Aging, the World Economy and the Coming Generational Storm
Friday, February 04, 2005
by Laurence Kotlikoff, Hans Fehr, and Sabine Jokisch
Table of Contents
- Executive Summary
- The Coming Generational Storm
- Simulating the Effects of Aging
- Simulations for Closed Economies
- Simulations for Open Economies
- Can Immigration Help?
- Can Private Pension Reform Solve the Problem?
- The Impact of Private Pension Reform on Selected Groups by Income and Age
- About the Author
The developed world is about to experience an unprecedented demographic change. In virtually all developed countries, people are getting older — a lot older. And everywhere the reason is the same — a dramatic baby boom followed by an equally dramatic baby bust, all accompanied by a remarkable increase in life expectancy. Over the next 30 years, the number of elderly in the United States, Europe and Japan will more than double. At the same time, the number of workers available to pay the elderly’s government-guaranteed pension and health care benefits will rise by less than 10 percent. The fiscal implications of these two demographic trends are alarming. With no change in policy, paying the elderly their promised benefits will require large tax increases, including a doubling of the payroll tax in some cases.
The alternative to such massive tax hikes is, of course, major benefit cuts. And whatever fiscal adjustments are eventually made, the longer they are delayed, the more painful they will be.
“Over the next 30 years the number of elderly people will more than double.”

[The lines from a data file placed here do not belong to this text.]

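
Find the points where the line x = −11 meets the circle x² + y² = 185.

(−11, −8) and (−11, 8)

The line gives x = −11. Substituting into the circle:
y² − 64 = 0
y = 8 or y = −8, giving (−11, 8) and (−11, −8).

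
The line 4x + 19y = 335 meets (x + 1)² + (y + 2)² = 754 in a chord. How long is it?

From the line, y = (335 − 4x)/19. Substituting:
377x² − 2262x − 132704 = 0  ⟹  x² − 6x − 352 = 0
x = 22 or x = −16, giving (22, 13) and (−16, 21).
|(22, 13) − (−16, 21)| = √((38)² + (−8)²) = 2√377.

2√377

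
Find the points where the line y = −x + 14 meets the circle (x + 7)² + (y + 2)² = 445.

Express y = −x + 14 and substitute into the circle:
2x² − 18x − 140 = 0  ⟹  x² − 9x − 70 = 0
x = 14 or x = −5, giving (14, 0) and (−5, 19).

(−5, 19) and (14, 0)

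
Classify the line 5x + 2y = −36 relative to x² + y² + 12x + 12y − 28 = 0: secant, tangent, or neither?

Centre (−6, −6), r² = 100. Distance² from centre to line = (−6)²/29 = 36/29.
Since d² < r², the line cuts the circle twice.

secant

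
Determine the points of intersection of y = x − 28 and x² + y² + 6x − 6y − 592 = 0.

(10, −18) and (18, −10)

From the line, y = x − 28. Substituting:
2x² − 56x + 360 = 0  ⟹  x² − 28x + 180 = 0
x = 18 or x = 10, giving (18, −10) and (10, −18).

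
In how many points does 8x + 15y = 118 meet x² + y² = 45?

d² = (8·0 + 15·0 − (118))²/289 = 13924/289; r² = 45.
Since d² > r², the line lies outside the circle.

0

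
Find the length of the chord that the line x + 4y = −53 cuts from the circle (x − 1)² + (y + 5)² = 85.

2√17

Express y = (−53 − x)/4 and substitute into the circle:
17x² + 34x − 255 = 0  ⟹  x² + 2x − 15 = 0
x = 3 or x = −5, giving (3, −14) and (−5, −12).
|(3, −14) − (−5, −12)| = √((8)² + (−2)²) = 2√17.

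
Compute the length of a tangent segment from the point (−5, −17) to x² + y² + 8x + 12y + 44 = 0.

√114

Centre (−4, −6), r² = 8. |PO|² = (−1)² + (−11)² = 122.
By the tangent–radius right angle, tangent length = √(|PO|² − r²) = √114.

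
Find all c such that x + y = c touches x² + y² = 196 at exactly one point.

c = ±14√2

The line touches the circle iff its distance from (0, 0) is 14:
|1·0 + 1·0 − c| / √2 = 14
|c| = 14√2.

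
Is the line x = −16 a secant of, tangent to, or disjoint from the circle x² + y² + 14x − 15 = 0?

disjoint

d² = (1·(−7) + 0·0 − (−16))² = 81; r² = 64.
Since d² > r², the line lies outside the circle.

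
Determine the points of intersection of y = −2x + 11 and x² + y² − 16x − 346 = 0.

From the line, y = −2x + 11. Substituting:
5x² − 60x − 225 = 0  ⟹  x² − 12x − 45 = 0
x = 15 or x = −3, giving (15, −19) and (−3, 17).

(−3, 17) and (15, −19)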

In this paper, we assume that governments collect the needed taxes to pay all entitlement benefits. We use a new dynamic simulation model to analyze the general equilibrium economic impact on the world’s three major industrialized regions: the United States, Europe and Japan. Our simulation results show that population aging will greatly damage all three regional economies.

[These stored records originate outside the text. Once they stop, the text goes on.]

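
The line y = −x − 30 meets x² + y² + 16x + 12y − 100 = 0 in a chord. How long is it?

The distance from (−8, −6) to the line is 16/√2, and r² = 200.
Chord = 2√(r² − d²) = 2·√(72) = 12√2.

12√2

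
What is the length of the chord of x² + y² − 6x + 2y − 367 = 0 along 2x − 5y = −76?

4√29

From the line, y = (76 + 2x)/5. Substituting:
29x² + 174x − 2639 = 0  ⟹  x² + 6x − 91 = 0
x = 7 or x = −13, giving (7, 18) and (−13, 10).
|(7, 18) − (−13, 10)| = √((20)² + (8)²) = 4√29.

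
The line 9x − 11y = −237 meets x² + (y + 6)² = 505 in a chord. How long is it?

√202

Centre (0, −6), r² = 505. Perpendicular distance d from centre to line = |303| / √202 = 303/√202.
Half the chord is √(r² − d²) = √(101/2), so the full chord is √202.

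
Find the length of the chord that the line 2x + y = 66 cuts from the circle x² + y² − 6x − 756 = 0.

The distance from (3, 0) to the line is 60/√5, and r² = 765.
Chord = 2√(r² − d²) = 2·√(45) = 6√5.

6√5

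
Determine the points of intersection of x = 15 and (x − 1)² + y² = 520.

The line gives x = 15. Substituting into the circle:
y² − 324 = 0
y = 18 or y = −18, giving (15, 18) and (15, −18).

(15, −18) and (15, 18)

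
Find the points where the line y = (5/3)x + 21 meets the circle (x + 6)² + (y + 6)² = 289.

From the line, y = (63 + 5x)/3. Substituting:
34x² + 918x + 4284 = 0  ⟹  x² + 27x + 126 = 0
x = −6 or x = −21, giving (−6, 11) and (−21, −14).

(−21, −14) and (−6, 11)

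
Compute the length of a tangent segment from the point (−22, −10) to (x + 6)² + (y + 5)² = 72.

√209

Centre (−6, −5), r² = 72. |PO|² = (−16)² + (−5)² = 281.
Power of the point: PT² = |PO|² − r² = 209, so PT = √209.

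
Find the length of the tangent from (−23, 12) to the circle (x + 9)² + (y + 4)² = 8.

With centre O = (−9, −4), |OP|² = 452 and r² = 8.
Power of the point: PT² = |PO|² − r² = 444, so PT = 2√111.

2√111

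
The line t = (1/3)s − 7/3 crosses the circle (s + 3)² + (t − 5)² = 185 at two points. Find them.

(−11, −6) and (10, 1)

Express t = (−7 + s)/3 and substitute into the circle:
10s² + 10s − 1100 = 0  ⟹  s² + s − 110 = 0
s = 10 or s = −11, giving (10, 1) and (−11, −6).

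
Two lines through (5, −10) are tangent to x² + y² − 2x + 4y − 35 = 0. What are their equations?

3x − y = 25 and x + 3y = −25

A line y − (−10) = m(x − (5)) is tangent when its distance from (1, −2) is 2√10:
[m·(−4) − (8)]² = 40(m² + 1)
3m² − 8m − 3 = 0, so m = 3 or m = −1/3.
Through (5, −10) these give 3x − y = 25 and x + 3y = −25.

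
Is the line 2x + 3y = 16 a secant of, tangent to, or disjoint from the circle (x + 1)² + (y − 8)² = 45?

secant

d² = (2·(−1) + 3·8 − (16))²/13 = 36/13; r² = 45.
Since d² < r², the line cuts the circle twice.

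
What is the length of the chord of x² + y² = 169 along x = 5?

Centre (0, 0), r² = 169. Perpendicular distance d from centre to line = |−5| / √1 = 5.
Half the chord is √(r² − d²) = √(144), so the full chord is 24.

24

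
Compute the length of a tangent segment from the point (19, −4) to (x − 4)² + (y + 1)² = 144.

3√10

The centre is (4, −1) and r = 12. The square of the distance from P to the centre is 225 + 9 = 234.
By the tangent–radius right angle, tangent length = √(|PO|² − r²) = √90 = 3√10.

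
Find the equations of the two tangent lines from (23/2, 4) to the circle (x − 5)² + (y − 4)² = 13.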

An important conclusion of the analysis is that a relative capital shortage will emerge throughout the developed world.1 The reason for this reduction in capital is the crowding out of saving associated with the rise over time in taxes, particularly payroll taxes. Over the course of the century, the capital shortages will lower real wages per unit of human capital (relative to what they would have been) by 17 percent in the United States, 22 percent in the European Union and 19 percent in Japan.2 When this decline in real wages is combined with higher payroll and income tax rates, the reduction in take home pay implies that the standard of living of future workers will be one-third lower than it otherwise would have been in the United States and 40 percent lower in Europe and Japan — due to the growth of elderly entitlement programs.